Sortech Studio, a small independent outfit built by developer Tomasz Soroka with support from his family, released Heroes of Retribution on June 29, 2026 into Early Access. The game is a roguelike RPG set in a frozen, demon-infested wasteland where humanity has collapsed and fractured into rival factions.
Players take the role of a tank commander aligned with the Cleric faction, beginning with grounded objectives — keeping a lamppost burning to hold back demons, retrieving coal from a nearby mine — before the scope expands into a larger struggle for human survival. The opening missions serve as an on-ramp into systems that grow considerably more complex as runs progress.
Combat and progression are built around three interlocking layers.

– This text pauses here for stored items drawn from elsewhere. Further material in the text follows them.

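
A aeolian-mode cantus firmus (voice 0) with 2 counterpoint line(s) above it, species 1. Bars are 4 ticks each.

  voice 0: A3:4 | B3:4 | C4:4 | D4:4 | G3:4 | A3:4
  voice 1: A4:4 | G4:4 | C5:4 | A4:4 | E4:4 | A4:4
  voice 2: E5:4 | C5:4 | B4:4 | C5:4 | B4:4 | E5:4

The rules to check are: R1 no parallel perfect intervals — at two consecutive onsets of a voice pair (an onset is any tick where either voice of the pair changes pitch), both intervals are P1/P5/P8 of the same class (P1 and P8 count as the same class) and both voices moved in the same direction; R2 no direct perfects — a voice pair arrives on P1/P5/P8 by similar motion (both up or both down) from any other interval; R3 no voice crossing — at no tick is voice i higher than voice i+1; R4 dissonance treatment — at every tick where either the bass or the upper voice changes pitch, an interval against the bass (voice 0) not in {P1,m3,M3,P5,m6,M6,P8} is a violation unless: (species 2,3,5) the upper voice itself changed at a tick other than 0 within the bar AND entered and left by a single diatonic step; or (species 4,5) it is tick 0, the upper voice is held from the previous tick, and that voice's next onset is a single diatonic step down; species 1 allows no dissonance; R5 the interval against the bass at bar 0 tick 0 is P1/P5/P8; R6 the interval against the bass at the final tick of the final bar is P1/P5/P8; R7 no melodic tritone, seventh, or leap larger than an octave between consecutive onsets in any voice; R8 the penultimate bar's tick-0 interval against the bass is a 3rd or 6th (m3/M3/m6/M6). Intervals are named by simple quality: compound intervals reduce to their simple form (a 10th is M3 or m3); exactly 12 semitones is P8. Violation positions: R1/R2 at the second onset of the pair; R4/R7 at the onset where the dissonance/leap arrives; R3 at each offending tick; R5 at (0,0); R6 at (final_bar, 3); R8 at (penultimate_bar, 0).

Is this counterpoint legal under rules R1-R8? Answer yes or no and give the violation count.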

The tank itself can be upgraded with new shell types, launchers, and other hardware enhancements discovered during runs. Heroes scattered across the world can be recruited to form a party, each bringing active abilities and passive skills that can reshape how a run plays; some abilities unlock entirely different approaches to encounters. Relics function as a combinatorial layer on top of skills, with specific combinations producing amplified effects rather than simply stacking flat bonuses.
Faction relationships add a strategic dimension between fights. The world is divided among competing groups, and players choose which to ally with and which to antagonise as they progress. Those choices carry consequences that affect what resources, heroes, and paths remain available — making allegiance a meaningful variable across runs rather than a cosmetic one.
The game launched into Early Access on June 29, 2026 with its main story complete but with acknowledged rough edges in quest polish and one scenario still being refined. Soroka has committed to expanding the game with additional quests and storylines during the Early Access period. Character options at launch are built around a pre-defined protagonist, with broader customisation planned as development continues. Recruitable heroes each carry level-gated skill trees, so party composition deepens incrementally rather than front-loading its complexity.